La blockchain in Italia 

Al primo posto della classifica degli Stati più attivi in ambito blockchain troviamo gli Stati Uniti, con 72 progetti avviati negli ultimi 5 anni. In seconda posizione c’è la Cina con 35 progetti, seguita dal Giappone con 28. L’Italia, da parte sua, si difende piazzandosi al sesto posto grazie ai suoi 18 casi e nonostante la frenata degli investimenti registrata nel 2020 (-23% rispetto al 2019 a quota 23 milioni) a causa della pandemia di Covid-19. 

Sotto il profilo settoriale, nel nostro Paese a “vincere” è la finanza, con il 58% della spesa. La finanza è anche l’unico comparto che ha fatto segnare un aumento degli investimenti (+6%).
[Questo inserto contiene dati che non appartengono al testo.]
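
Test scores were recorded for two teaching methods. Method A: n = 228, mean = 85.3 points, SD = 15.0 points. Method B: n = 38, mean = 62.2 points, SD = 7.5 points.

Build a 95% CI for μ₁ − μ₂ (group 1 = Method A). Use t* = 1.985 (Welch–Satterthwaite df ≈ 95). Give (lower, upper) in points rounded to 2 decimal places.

SE₁ = s₁/√n₁ = 15.0/√228 = 0.9934; SE₂ = 7.5/√38 = 1.2167.
Independent samples, unequal variances: SE_diff = √(SE₁² + SE₂²) = √(0.98684356 + 1.48035889) = 1.5707.
t* = 1.985, so margin of error = 1.985 × 1.5707 = 3.1178.
Difference in means = 85.3 − 62.2 = 23.1000.
23.1000 ± 3.1178 → (19.98, 26.22).

(19.98, 26.22)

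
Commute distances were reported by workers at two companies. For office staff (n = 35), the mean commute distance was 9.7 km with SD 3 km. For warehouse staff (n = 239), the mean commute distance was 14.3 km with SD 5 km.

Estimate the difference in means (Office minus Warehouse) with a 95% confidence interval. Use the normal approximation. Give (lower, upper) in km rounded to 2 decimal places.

Per-group SEs: s₁/√n₁ = 3/√35 = 0.5071, s₂/√n₂ = 5/√239 = 0.3234.
Unpooled SE of the difference: √(0.25715041 + 0.10458756) = 0.6014.
Margin of error = z* · SE = 1.960 × 0.6014 = 1.1787.
x̄₁ − x̄₂ = 9.7 − 14.3 = -4.6000.
CI: -4.6000 ± 1.1787 = (-5.78, -3.42).

(-5.78, -3.42)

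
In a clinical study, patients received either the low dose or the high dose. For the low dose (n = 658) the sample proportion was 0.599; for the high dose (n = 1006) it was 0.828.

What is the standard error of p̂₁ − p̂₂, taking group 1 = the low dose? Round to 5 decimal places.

Each SE is √(p̂(1−p̂)/n): √(0.5990·0.4010/658) = 0.01911 and √(0.8280·0.1720/1006) = 0.01190.
SE(p̂₁ − p̂₂) = √(SE₁² + SE₂²) = √(0.0003651921 + 0.00014161) = 0.02251, since the two samples are independent.

0.02251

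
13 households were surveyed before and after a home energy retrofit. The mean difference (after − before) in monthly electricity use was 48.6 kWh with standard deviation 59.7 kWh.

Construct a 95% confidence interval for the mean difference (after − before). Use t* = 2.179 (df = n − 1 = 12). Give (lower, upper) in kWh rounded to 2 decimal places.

(12.52, 84.68)

Paired design: SE = s_d/√n = 59.7/√13 = 16.5578.
t* = 2.179; margin of error = 2.179 × 16.5578 = 36.0794.
48.6 ± 36.0794 → (12.52, 84.68).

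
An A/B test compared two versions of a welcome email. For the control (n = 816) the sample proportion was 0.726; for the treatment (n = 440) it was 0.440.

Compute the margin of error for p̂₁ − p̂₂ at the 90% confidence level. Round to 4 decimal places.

SE₁ = √(p̂₁(1−p̂₁)/n₁) = √(0.7260·0.2740/816) = 0.01561; SE₂ = √(0.4400·0.5600/440) = 0.02366.
Independent samples: SE of the difference = √(SE₁² + SE₂²) = √(0.0002436721 + 0.0005597956) = 0.02835.
z* for 90% confidence is 1.645, so the margin of error is 1.645 × 0.02835 = 0.04664.

0.0466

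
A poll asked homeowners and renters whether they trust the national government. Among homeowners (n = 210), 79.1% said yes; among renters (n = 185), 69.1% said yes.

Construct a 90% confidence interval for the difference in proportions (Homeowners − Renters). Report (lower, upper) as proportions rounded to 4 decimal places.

(0.0275, 0.1725)

Each SE is √(p̂(1−p̂)/n): √(0.7910·0.2090/210) = 0.02806 and √(0.6910·0.3090/185) = 0.03397.
SE(p̂₁ − p̂₂) = √(SE₁² + SE₂²) = √(0.0007873636 + 0.0011539609) = 0.04406, since the two samples are independent.
At 90% confidence z* = 1.645; margin = 1.645 × 0.04406 = 0.07248.
The difference is 0.7910 − 0.6910 = 0.1000, so the interval is 0.1000 ± 0.07248 = (0.0275, 0.1725).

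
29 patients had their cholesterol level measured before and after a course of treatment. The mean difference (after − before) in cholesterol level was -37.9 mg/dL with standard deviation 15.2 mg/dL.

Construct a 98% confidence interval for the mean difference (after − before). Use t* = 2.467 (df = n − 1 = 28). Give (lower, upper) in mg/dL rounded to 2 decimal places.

This is a matched-pairs design, so SE = s_d/√n = 15.2/√29 = 2.8226.
Margin = 2.467 × 2.8226 = 6.9634; the interval is -37.9 ± 6.9634 = (-44.86, -30.94).

(-44.86, -30.94)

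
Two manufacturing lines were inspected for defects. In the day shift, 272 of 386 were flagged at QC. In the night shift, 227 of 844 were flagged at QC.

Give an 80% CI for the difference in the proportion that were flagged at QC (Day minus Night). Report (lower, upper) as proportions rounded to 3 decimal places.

First, p̂₁ = 272/386 = 0.7047; p̂₂ = 227/844 = 0.2690.
The two standard errors are √(0.7047×0.2953/386) = 0.02322 and √(0.2690×0.7310/844) = 0.01526.
Because the samples are independent, SE_diff = √(0.02322² + 0.01526²) = 0.02779.
Using z* = 1.282 for 80%, ME = 1.282 × 0.02779 = 0.03563.
p̂₁ − p̂₂ = 0.4357; interval 0.4357 ± 0.03563 gives (0.400, 0.471).

(0.400, 0.471)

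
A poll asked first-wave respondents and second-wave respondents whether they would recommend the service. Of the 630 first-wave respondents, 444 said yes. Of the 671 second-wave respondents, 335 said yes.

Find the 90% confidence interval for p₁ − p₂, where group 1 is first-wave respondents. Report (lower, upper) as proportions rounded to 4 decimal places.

(0.1619, 0.2491)

p̂₁ = 444/630 = 0.7048 and p̂₂ = 335/671 = 0.4993.
SE₁ = √(p̂₁(1−p̂₁)/n₁) = √(0.7048·0.2952/630) = 0.01817; SE₂ = √(0.4993·0.5007/671) = 0.01930.
Independent samples: SE of the difference = √(SE₁² + SE₂²) = √(0.0003301489 + 0.00037249) = 0.02651.
z* for 90% confidence is 1.645, so the margin of error is 1.645 × 0.02651 = 0.04361.
Point estimate p̂₁ − p̂₂ = 0.7048 − 0.4993 = 0.2055.
0.2055 ± 0.04361 → (0.1619, 0.2491).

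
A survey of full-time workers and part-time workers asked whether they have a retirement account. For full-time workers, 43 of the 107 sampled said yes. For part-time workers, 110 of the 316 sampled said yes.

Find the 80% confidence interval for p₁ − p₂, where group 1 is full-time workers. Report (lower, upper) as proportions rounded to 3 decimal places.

(-0.016, 0.124)

p̂₁ = 43/107 = 0.4019 and p̂₂ = 110/316 = 0.3481.
SE₁ = √(p̂₁(1−p̂₁)/n₁) = √(0.4019·0.5981/107) = 0.04740; SE₂ = √(0.3481·0.6519/316) = 0.02680.
Independent samples: SE of the difference = √(SE₁² + SE₂²) = √(0.00224676 + 0.00071824) = 0.05445.
z* for 80% confidence is 1.282, so the margin of error is 1.282 × 0.05445 = 0.06980.
Point estimate p̂₁ − p̂₂ = 0.4019 − 0.3481 = 0.0538.
0.0538 ± 0.06980 → (-0.016, 0.124).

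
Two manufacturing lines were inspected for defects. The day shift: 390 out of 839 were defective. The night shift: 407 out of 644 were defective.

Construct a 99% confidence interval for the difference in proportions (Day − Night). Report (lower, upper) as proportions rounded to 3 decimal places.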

Seguono agroalimentare (11%), utility (7%) e PA (6%). Il rapporto sottolinea infine la necessità di colmare il gap tra le grandi società, che hanno già cominciato ad investire nella blockchain, e le piccole e medie imprese, che invece non conoscono ancora una tecnologia che per loro potrebbe rappresentare una via importante di sviluppo.